Thursday, 26 January 2017
January Plein Air
The temperature gauge in my car read 0 degrees but I was unprepared for the intense cold which makes ears, nose and hands ache. Ears and nose can to a certain extent be protected, but it is a difficult thing to draw and paint while wearing gloves - even mittens are tricky.
I was standing near Broadway Tower, a local landmark and Folly, built on an ancient beacon site with spectacular views all round, which means precious little shelter from wind, rain or as today, intense cold. There is also, which I didn't know, a nuclear bunker on site. A different kind of folly perhaps.
The trees are bare, stark against the large expanse of sky. The land drops away sharply behind the Tower from this position. No comforting distant horizon line where sky and land meet. No hills or woods to act as a backdrop against the old stone walls. Today the smaller branches and their little twigs are hung with frost giving the appearance of early blossom.
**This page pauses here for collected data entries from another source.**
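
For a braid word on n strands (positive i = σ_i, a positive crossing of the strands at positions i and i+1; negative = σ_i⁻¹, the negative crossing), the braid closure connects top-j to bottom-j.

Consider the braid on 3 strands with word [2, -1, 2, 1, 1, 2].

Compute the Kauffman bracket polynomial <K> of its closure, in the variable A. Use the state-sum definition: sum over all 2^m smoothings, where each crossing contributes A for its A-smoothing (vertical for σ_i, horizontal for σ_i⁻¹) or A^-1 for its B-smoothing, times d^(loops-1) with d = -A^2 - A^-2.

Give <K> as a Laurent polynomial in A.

A^8 - A^4 + 2 - A^-4 + A^-8 - A^-12

Derivation:
Braid: s2 s1^-1 s2 s1 s1 s2 on 3 strands, 6 crossings.
Writhe w = (#positive) - (#negative) = 5 - 1 = 4.
State-sum expansion of <K>. There are 2^6 = 64 states.
Each crossing splits two ways (0=vertical, 1=horizontal). The state's weight is A^(#A-smoothings - #B-smoothings) * d^(loops - 1).
Tabulate the states by total A-exponent and number of loops L (A-exp: L × count):
  A^6: L=2 ×1
  A^4: L=1 ×3, L=3 ×3
  A^2: L=2 ×14, L=4 ×1
  A^0: L=1 ×10, L=3 ×10
  A^-2: L=2 ×13, L=4 ×2
  A^-4: L=3 ×6
  A^-6: L=4 ×1
Each group contributes A^e * Σ count * d^(L-1):
Powers of d = -A^2 - A^-2: d^2 = A^4 + 2 + A^-4; d^3 = -A^6 - 3*A^2 - 3*A^-2 - A^-6.
  A^6 * (d) = -A^8 - A^4
  A^4 * (3 + 3*d^2) = 3*A^8 + 9*A^4 + 3
  A^2 * (14*d + d^3) = -A^8 - 17*A^4 - 17 - A^-4
  A^0 * (10 + 10*d^2) = 10*A^4 + 30 + 10*A^-4
  A^-2 * (13*d + 2*d^3) = -2*A^4 - 19 - 19*A^-4 - 2*A^-8
  A^-4 * (6*d^2) = 6 + 12*A^-4 + 6*A^-8
  A^-6 * (d^3) = -1 - 3*A^-4 - 3*A^-8 - A^-12
Summing the groups: <K> = A^8 - A^4 + 2 - A^-4 + A^-8 - A^-12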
I chose the view as I enjoyed the little building in front of the tower and it was best seen from the side of the road opposite a handy lay-by, which meant I could draw looking over the low wall until my hands were ready to drop off, and then get back into the car and turn the heater on until it was warm enough to hold a paintbrush and apply some washes in relative comfort.
There are numerous other view points here and I am looking forward to making return visits as I know from experience that when painting plein air, no two days are ever the same.